Für die meisten Menschen hat der Umgang mit Smartphone, PC und Laptop einen großen Reiz. Auch ältere Menschen nehmen gerne die Anstrengung auf sich, das Neue zu lernen und die Unsicherheiten zu besiegen. Neben der Nutzung eines stationären PCs ist die Nutzung von Laptop und Smartphone besonders interessant, da diese Geräte mobil sind. Im Garten beim Grillen die Familie per Video anzurufen, gemütlich im Sessel die Wetter-App zu studieren und im Kalender alle persönlichen Termine jederzeit parat zu haben: Die Möglichkeiten sind schier grenzenlos.
Doch es gilt viele Hürden zu überwinden: das richtige Gerät, der richtige Internetprovider und die passende Lösungsstrategie bei auftretenden Fragen und Problemen. Ältere Menschen haben dabei viele Vorteile. Sie können auf einen großen Erfahrungsschatz beim Lernen zurückgreifen, sind meist gut vernetzt oder haben Kinder und Enkel*innen, die ihnen helfen. Auch Nachbar*innen unterstützen oft, wenn etwas nicht funktioniert.
Wie sich Ältere zu Digitalthemen verhalten, war bisher noch wenig erforscht. Das ändert sich jetzt durch die neue SIM-Studie des Medienpädagogischen Forschungsverbunds Südwest. SIM steht für Senior*innen, Information, Medien und ist eine „Schwester“ der bekannten Jugendmedienstudie JIM. Es wurden deutschlandweit über 3.000 Personen ab 60 Jahre zu ihrem Medienumgang befragt. Die SIM-Studie gibt neue, interessante Einblicke in die digitale Welt von Menschen 60 plus und bestätigt, dass die generelle Beschäftigung mit dem Internet mit zunehmendem Alter abnimmt. Zugleich zeigt sich ab dem 75. Lebensjahr eine sehr deutliche Zunahme an Offliner*innen, die ab dem 85. Lebensjahr noch einmal besonders stark ausfällt. Der Ist-Zustand: Ab 60 Jahre sind 81 Prozent online, zwischen 80 und 84 Jahren sind 60 Prozent online, mit 85 Jahren und älter sind es noch 35 Prozent. Dabei haben Bildungshintergrund und Einkommen einen wesentlichen Einfluss auf die Nutzung des Internets. Frauen ab 60 Jahren sind mit 23 Prozent zudem deutlich häufiger Offlinerinnen als Männer mit 14 Prozent.
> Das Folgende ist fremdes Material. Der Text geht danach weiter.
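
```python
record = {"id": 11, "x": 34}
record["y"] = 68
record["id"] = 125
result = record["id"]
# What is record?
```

Trace (tracking record):
record = {'id': 11, 'x': 34}  # -> record = {'id': 11, 'x': 34}
record['y'] = 68  # -> record = {'id': 11, 'x': 34, 'y': 68}
record['id'] = 125  # -> record = {'id': 125, 'x': 34, 'y': 68}
result = record['id']  # -> result = 125

Answer: {'id': 125, 'x': 34, 'y': 68}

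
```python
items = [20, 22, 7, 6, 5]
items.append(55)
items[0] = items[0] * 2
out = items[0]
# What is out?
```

Trace (tracking out):
items = [20, 22, 7, 6, 5]  # -> items = [20, 22, 7, 6, 5]
items.append(55)  # -> items = [20, 22, 7, 6, 5, 55]
items[0] = items[0] * 2  # -> items = [40, 22, 7, 6, 5, 55]
out = items[0]  # -> out = 40

Answer: 40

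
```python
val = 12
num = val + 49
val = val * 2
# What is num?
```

Answer: 61

Derivation:
Trace (tracking num):
val = 12  # -> val = 12
num = val + 49  # -> num = 61
val = val * 2  # -> val = 24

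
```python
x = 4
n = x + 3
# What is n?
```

Trace (tracking n):
x = 4  # -> x = 4
n = x + 3  # -> n = 7

Answer: 7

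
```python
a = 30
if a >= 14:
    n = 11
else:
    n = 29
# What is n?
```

Answer: 11

Derivation:
Trace (tracking n):
a = 30  # -> a = 30
if a >= 14:  # condition is True
    n = 11  # -> n = 11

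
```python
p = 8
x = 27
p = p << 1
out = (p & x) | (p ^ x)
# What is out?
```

Trace (tracking out):
p = 8  # -> p = 8
x = 27  # -> x = 27
p = p << 1  # -> p = 16
out = p & x | p ^ x  # -> out = 27

Answer: 27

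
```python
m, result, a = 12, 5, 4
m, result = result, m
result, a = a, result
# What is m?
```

Answer: 5

Derivation:
Trace (tracking m):
m, result, a = (12, 5, 4)  # -> m = 12, result = 5, a = 4
m, result = (result, m)  # -> m = 5, result = 12
result, a = (a, result)  # -> result = 4, a = 12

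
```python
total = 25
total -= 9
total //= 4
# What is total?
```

Answer: 4

Derivation:
Trace (tracking total):
total = 25  # -> total = 25
total -= 9  # -> total = 16
total //= 4  # -> total = 4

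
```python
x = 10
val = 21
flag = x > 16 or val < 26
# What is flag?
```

Answer: True

Derivation:
Trace (tracking flag):
x = 10  # -> x = 10
val = 21  # -> val = 21
flag = x > 16 or val < 26  # -> flag = True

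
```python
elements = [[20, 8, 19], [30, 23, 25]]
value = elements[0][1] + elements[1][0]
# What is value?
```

Trace (tracking value):
elements = [[20, 8, 19], [30, 23, 25]]  # -> elements = [[20, 8, 19], [30, 23, 25]]
value = elements[0][1] + elements[1][0]  # -> value = 38

Answer: 38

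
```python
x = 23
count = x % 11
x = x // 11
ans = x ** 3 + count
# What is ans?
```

Answer: 9

Derivation:
Trace (tracking ans):
x = 23  # -> x = 23
count = x % 11  # -> count = 1
x = x // 11  # -> x = 2
ans = x ** 3 + count  # -> ans = 9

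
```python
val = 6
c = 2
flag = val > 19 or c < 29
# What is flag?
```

Answer: True

Derivation:
Trace (tracking flag):
val = 6  # -> val = 6
c = 2  # -> c = 2
flag = val > 19 or c < 29  # -> flag = True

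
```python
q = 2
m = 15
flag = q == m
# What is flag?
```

Answer: False

Derivation:
Trace (tracking flag):
q = 2  # -> q = 2
m = 15  # -> m = 15
flag = q == m  # -> flag = False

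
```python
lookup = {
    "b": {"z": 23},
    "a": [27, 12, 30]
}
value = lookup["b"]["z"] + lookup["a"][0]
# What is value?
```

Answer: 50

Derivation:
Trace (tracking value):
lookup = {'b': {'z': 23}, 'a': [27, 12, 30]}  # -> lookup = {'b': {'z': 23}, 'a': [27, 12, 30]}
value = lookup['b']['z'] + lookup['a'][0]  # -> value = 50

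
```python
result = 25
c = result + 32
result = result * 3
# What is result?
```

Trace (tracking result):
result = 25  # -> result = 25
c = result + 32  # -> c = 57
result = result * 3  # -> result = 75

Answer: 75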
Elfriede S., 83 Jahre alt, ist meine Patentante – und Autodidaktin. Bis vor zwei Jahren kannte sie das Internet nur vom Hörensagen. Doch sie war neugierig. Als ehemalige Chemotechnikerin hatte sie keine Berührungsängste mit Technik im Allgemeinen. Ihre Nichte schenkte ihr ihr altes Smartphone, und die Seniorin startete durch. Immer öfter erreichten auch mich, die Autorin, Anrufe, die anfingen mit den Worten: „Hör mal, wie kann ich …?“ Wenn es telefonisch nicht zu klären war, halfen besagte Nichte, die Nachbar*innen oder andere Bekannte.
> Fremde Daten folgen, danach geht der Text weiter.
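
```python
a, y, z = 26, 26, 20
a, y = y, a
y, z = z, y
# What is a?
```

Answer: 26

Derivation:
Trace (tracking a):
a, y, z = (26, 26, 20)  # -> a = 26, y = 26, z = 20
a, y = (y, a)  # -> a = 26, y = 26
y, z = (z, y)  # -> y = 20, z = 26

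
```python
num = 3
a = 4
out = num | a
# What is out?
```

Answer: 7

Derivation:
Trace (tracking out):
num = 3  # -> num = 3
a = 4  # -> a = 4
out = num | a  # -> out = 7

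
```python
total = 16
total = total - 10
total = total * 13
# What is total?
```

Answer: 78

Derivation:
Trace (tracking total):
total = 16  # -> total = 16
total = total - 10  # -> total = 6
total = total * 13  # -> total = 78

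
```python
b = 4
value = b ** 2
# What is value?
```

Answer: 16

Derivation:
Trace (tracking value):
b = 4  # -> b = 4
value = b ** 2  # -> value = 16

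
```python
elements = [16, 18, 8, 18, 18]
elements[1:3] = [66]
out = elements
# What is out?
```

Answer: [16, 66, 18, 18]

Derivation:
Trace (tracking out):
elements = [16, 18, 8, 18, 18]  # -> elements = [16, 18, 8, 18, 18]
elements[1:3] = [66]  # -> elements = [16, 66, 18, 18]
out = elements  # -> out = [16, 66, 18, 18]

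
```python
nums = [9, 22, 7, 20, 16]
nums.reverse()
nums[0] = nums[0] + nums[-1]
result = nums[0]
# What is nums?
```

Trace (tracking nums):
nums = [9, 22, 7, 20, 16]  # -> nums = [9, 22, 7, 20, 16]
nums.reverse()  # -> nums = [16, 20, 7, 22, 9]
nums[0] = nums[0] + nums[-1]  # -> nums = [25, 20, 7, 22, 9]
result = nums[0]  # -> result = 25

Answer: [25, 20, 7, 22, 9]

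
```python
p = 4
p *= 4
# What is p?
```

Trace (tracking p):
p = 4  # -> p = 4
p *= 4  # -> p = 16

Answer: 16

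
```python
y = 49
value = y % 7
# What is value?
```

Answer: 0

Derivation:
Trace (tracking value):
y = 49  # -> y = 49
value = y % 7  # -> value = 0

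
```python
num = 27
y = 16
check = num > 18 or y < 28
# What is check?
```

Answer: True

Derivation:
Trace (tracking check):
num = 27  # -> num = 27
y = 16  # -> y = 16
check = num > 18 or y < 28  # -> check = True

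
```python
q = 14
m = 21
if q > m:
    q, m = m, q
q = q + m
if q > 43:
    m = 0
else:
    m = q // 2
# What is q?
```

Trace (tracking q):
q = 14  # -> q = 14
m = 21  # -> m = 21
if q > m:  # condition is False
q = q + m  # -> q = 35
if q > 43:  # condition is False
else:
    m = q // 2  # -> m = 17

Answer: 35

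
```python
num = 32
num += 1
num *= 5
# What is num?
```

Answer: 165

Derivation:
Trace (tracking num):
num = 32  # -> num = 32
num += 1  # -> num = 33
num *= 5  # -> num = 165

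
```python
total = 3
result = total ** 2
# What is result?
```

Trace (tracking result):
total = 3  # -> total = 3
result = total ** 2  # -> result = 9

Answer: 9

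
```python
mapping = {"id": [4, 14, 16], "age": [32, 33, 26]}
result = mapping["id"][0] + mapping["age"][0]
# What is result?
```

Trace (tracking result):
mapping = {'id': [4, 14, 16], 'age': [32, 33, 26]}  # -> mapping = {'id': [4, 14, 16], 'age': [32, 33, 26]}
result = mapping['id'][0] + mapping['age'][0]  # -> result = 36

Answer: 36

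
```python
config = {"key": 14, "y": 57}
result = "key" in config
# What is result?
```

Answer: True

Derivation:
Trace (tracking result):
config = {'key': 14, 'y': 57}  # -> config = {'key': 14, 'y': 57}
result = 'key' in config  # -> result = True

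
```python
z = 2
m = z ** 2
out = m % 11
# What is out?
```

Trace (tracking out):
z = 2  # -> z = 2
m = z ** 2  # -> m = 4
out = m % 11  # -> out = 4

Answer: 4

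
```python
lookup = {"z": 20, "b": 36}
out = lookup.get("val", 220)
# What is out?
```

Trace (tracking out):
lookup = {'z': 20, 'b': 36}  # -> lookup = {'z': 20, 'b': 36}
out = lookup.get('val', 220)  # -> out = 220

Answer: 220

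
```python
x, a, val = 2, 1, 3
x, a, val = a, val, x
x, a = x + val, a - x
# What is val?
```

Answer: 2

Derivation:
Trace (tracking val):
x, a, val = (2, 1, 3)  # -> x = 2, a = 1, val = 3
x, a, val = (a, val, x)  # -> x = 1, a = 3, val = 2
x, a = (x + val, a - x)  # -> x = 3, a = 2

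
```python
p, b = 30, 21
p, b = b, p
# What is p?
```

Trace (tracking p):
p, b = (30, 21)  # -> p = 30, b = 21
p, b = (b, p)  # -> p = 21, b = 30

Answer: 21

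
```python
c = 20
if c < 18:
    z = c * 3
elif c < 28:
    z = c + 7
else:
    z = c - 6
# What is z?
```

Answer: 27

Derivation:
Trace (tracking z):
c = 20  # -> c = 20
if c < 18:  # condition is False
elif c < 28:  # condition is True
    z = c + 7  # -> z = 27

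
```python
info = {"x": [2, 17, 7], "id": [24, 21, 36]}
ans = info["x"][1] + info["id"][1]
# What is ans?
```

Trace (tracking ans):
info = {'x': [2, 17, 7], 'id': [24, 21, 36]}  # -> info = {'x': [2, 17, 7], 'id': [24, 21, 36]}
ans = info['x'][1] + info['id'][1]  # -> ans = 38

Answer: 38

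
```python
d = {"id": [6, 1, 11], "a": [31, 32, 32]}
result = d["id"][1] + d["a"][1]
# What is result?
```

Trace (tracking result):
d = {'id': [6, 1, 11], 'a': [31, 32, 32]}  # -> d = {'id': [6, 1, 11], 'a': [31, 32, 32]}
result = d['id'][1] + d['a'][1]  # -> result = 33

Answer: 33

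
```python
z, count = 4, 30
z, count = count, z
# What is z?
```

Trace (tracking z):
z, count = (4, 30)  # -> z = 4, count = 30
z, count = (count, z)  # -> z = 30, count = 4

Answer: 30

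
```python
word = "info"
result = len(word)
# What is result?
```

Answer: 4

Derivation:
Trace (tracking result):
word = 'info'  # -> word = 'info'
result = len(word)  # -> result = 4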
Wilfried J., 81 Jahre alt, nutzt erst seit letztem Jahr das Internet. Noch ist er vorsichtig und traut sich noch nicht allzu viel zu. Unterstützung beim Entdecken der digitalen Welt erhält er durch eine Digital-Botschafterin. Als ich ihn für diesen Artikel interviewte, erzählte er mir sofort von seinen vielseitigen Interessen: Pflanzen, Reisen, Tiere, Gesundheit. Für den Mainzer ist auch die Fastnacht ein großes Thema. Wer sich für viele Themen interessiert, hat im Internet natürlich eine riesige Fundgrube an Wissen.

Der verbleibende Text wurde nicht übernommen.